The different cases (each a different molecule) have concentrations which vary across orders of magnitude, so we use the log (base 2) of the values when calculating the $R^2$. This is an industry standard convention for this case.
In most cases, this works well. However, in cases where the measurements are relatively low, I am thinking that it may cause an artificially low $R^2$. For example, if the known concentration should result in a measurement of 0.1, since the only measurements possible are 0 or 1, then it will interpret this as error. Even if there are around 10 cases with concentrations that should give a measurement around 0.1, and we get one detection of one of them and 0 for the other 9, this will be interpreted as error.
For higher concentrations, this is obviously less of an issue (if the detections should have been 118.5 and we got either 118 or 119, it will correctly interpret this as not much error). However, I don't want to just make up my own correction for this.
My guess is there is some standard way of handling the calculation of $R^2$ between a continuous and a discrete variable. Can you point me at it?
I'm doing my calculations in Python using the scipy.stats module, but if you just know the name of the proper calculation method and don't know the python code that's perfectly fine.

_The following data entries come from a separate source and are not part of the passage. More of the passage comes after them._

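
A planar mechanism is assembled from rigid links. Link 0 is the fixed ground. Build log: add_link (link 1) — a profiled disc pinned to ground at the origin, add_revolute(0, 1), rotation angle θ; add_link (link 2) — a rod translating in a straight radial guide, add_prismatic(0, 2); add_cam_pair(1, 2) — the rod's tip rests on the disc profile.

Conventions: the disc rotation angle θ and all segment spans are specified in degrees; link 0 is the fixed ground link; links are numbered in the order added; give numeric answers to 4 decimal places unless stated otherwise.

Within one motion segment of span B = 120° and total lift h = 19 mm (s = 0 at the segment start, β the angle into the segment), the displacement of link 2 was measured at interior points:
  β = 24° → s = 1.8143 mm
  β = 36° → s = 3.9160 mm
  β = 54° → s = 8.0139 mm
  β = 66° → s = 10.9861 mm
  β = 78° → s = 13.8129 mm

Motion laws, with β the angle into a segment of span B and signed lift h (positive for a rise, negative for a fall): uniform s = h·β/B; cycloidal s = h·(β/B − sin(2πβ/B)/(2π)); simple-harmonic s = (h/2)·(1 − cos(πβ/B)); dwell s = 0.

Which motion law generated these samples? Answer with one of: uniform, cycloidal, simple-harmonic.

candidates at β/B = r: uniform s = h·r (linear in β); cycloidal s = h·(r − sin(2πr)/(2π)); simple-harmonic s = (h/2)(1 − cos(πr))
β=24°: printed 1.8143 | uniform 3.8000, cycloidal 0.9241, simple-harmonic 1.8143
β=36°: printed 3.9160 | uniform 5.7000, cycloidal 2.8241, simple-harmonic 3.9160
β=54°: printed 8.0139 | uniform 8.5500, cycloidal 7.6155, simple-harmonic 8.0139
β=66°: printed 10.9861 | uniform 10.4500, cycloidal 11.3845, simple-harmonic 10.9861
β=78°: printed 13.8129 | uniform 12.3500, cycloidal 14.7964, simple-harmonic 13.8129
only one law matches every sample → simple-harmonic

simple-harmonic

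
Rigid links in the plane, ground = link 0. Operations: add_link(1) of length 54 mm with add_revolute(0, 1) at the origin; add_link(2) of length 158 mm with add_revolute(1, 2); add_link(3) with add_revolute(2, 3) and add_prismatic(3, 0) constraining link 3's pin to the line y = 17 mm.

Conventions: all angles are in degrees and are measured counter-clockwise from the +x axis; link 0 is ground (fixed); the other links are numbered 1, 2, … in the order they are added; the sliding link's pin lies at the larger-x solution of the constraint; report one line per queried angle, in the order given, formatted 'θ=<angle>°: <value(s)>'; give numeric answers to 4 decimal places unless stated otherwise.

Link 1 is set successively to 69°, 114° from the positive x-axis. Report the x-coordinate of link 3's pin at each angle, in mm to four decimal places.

geometry: r = 54 mm, L = 158 mm, e = 17 mm
θ=69°: crank pin P = (r cos θ, r sin θ) = (19.351869, 50.413343)
θ=69°: h = r sin θ − e = 50.413343 − 17 = 33.413343
θ=69°: x = r cos θ + √(L² − h²) = 19.351869 + 154.426515 = 173.778384
θ=114°: crank pin P = (r cos θ, r sin θ) = (-21.963779, 49.331455)
θ=114°: h = r sin θ − e = 49.331455 − 17 = 32.331455
θ=114°: x = r cos θ + √(L² − h²) = -21.963779 + 154.656642 = 132.692864

θ=69°: 173.7784
θ=114°: 132.6929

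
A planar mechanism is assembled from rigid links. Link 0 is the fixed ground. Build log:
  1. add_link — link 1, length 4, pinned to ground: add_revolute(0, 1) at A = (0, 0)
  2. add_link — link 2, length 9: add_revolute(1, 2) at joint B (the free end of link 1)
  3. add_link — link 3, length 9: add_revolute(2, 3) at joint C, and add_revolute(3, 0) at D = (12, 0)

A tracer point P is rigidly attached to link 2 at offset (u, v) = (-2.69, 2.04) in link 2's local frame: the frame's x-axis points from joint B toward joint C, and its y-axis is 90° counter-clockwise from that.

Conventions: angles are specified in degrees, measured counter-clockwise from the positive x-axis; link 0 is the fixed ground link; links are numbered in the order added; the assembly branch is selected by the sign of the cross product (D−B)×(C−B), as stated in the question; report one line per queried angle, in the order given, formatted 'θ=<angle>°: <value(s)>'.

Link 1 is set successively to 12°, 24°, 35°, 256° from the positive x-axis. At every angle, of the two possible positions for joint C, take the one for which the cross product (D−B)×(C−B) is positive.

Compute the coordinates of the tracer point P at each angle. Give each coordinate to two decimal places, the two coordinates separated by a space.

A=(0,0), D=(12.00,0)
θ=12°: B = A + 4.00·(cos12°, sin12°) = (3.9126, 0.8316)
θ=12°: |BD| = 8.1301
θ=12°: circle(B,9.00) ∩ circle(D,9.00): a=4.0650, h=8.0297
θ=12°:   candidates: C₊=(8.7777,8.4034) cross=65.282; C₋=(7.1349,-7.5717) cross=-65.282
θ=12°:   branch + wants cross > 0 → take C=(8.7777,8.4034) (cross=65.282)
θ=12°: ex = (C−B)/|BC| = (0.5406,0.8413); ey = (-0.8413,0.5406)
θ=12°: P = B + -2.69·ex + 2.04·ey = (0.7422,-0.3287)
θ=24°: B = A + 4.00·(cos24°, sin24°) = (3.6542, 1.6269)
θ=24°: |BD| = 8.5029
θ=24°: circle(B,9.00) ∩ circle(D,9.00): a=4.2515, h=7.9325
θ=24°:   candidates: C₊=(9.3449,8.5994) cross=67.450; C₋=(6.3093,-6.9725) cross=-67.450
θ=24°:   branch + wants cross > 0 → take C=(9.3449,8.5994) (cross=67.450)
θ=24°: ex = (C−B)/|BC| = (0.6323,0.7747); ey = (-0.7747,0.6323)
θ=24°: P = B + -2.69·ex + 2.04·ey = (0.3729,0.8328)
θ=35°: B = A + 4.00·(cos35°, sin35°) = (3.2766, 2.2943)
θ=35°: |BD| = 9.0201
θ=35°: circle(B,9.00) ∩ circle(D,9.00): a=4.5100, h=7.7884
θ=35°:   candidates: C₊=(9.6193,8.6794) cross=70.252; C₋=(5.6573,-6.3851) cross=-70.252
θ=35°:   branch + wants cross > 0 → take C=(9.6193,8.6794) (cross=70.252)
θ=35°: ex = (C−B)/|BC| = (0.7047,0.7095); ey = (-0.7095,0.7047)
θ=35°: P = B + -2.69·ex + 2.04·ey = (-0.0665,1.8235)
θ=256°: B = A + 4.00·(cos256°, sin256°) = (-0.9677, -3.8812)
θ=256°: |BD| = 13.5360
θ=256°: circle(B,9.00) ∩ circle(D,9.00): a=6.7680, h=5.9324
θ=256°:   candidates: C₊=(3.8152,3.7428) cross=80.302; C₋=(7.2172,-7.6239) cross=-80.302
θ=256°:   branch + wants cross > 0 → take C=(3.8152,3.7428) (cross=80.302)
θ=256°: ex = (C−B)/|BC| = (0.5314,0.8471); ey = (-0.8471,0.5314)
θ=256°: P = B + -2.69·ex + 2.04·ey = (-4.1253,-5.0758)

θ=12°: 0.74 -0.33
θ=24°: 0.37 0.83
θ=35°: -0.07 1.82
θ=256°: -4.13 -5.08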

p.s. To be more clear, there are 92 molecules of known concentration, and we are measuring their concentration using a technique. We want to know if a given measurement run went ok, and so the $R^2$ of the measurement run (which is discrete, i.e. how many counts do you have for that molecule) vs. the known true concentration (which is continuous) is being used to determine how this run's accuracy compares to other runs (for the exact same set of molecules). Hopefully the fact that it is always the same 92 x axis values (where y is the measurement), and we are comparing only one measurement run of this type to another, makes $R^2$ not too bad a metric to use here.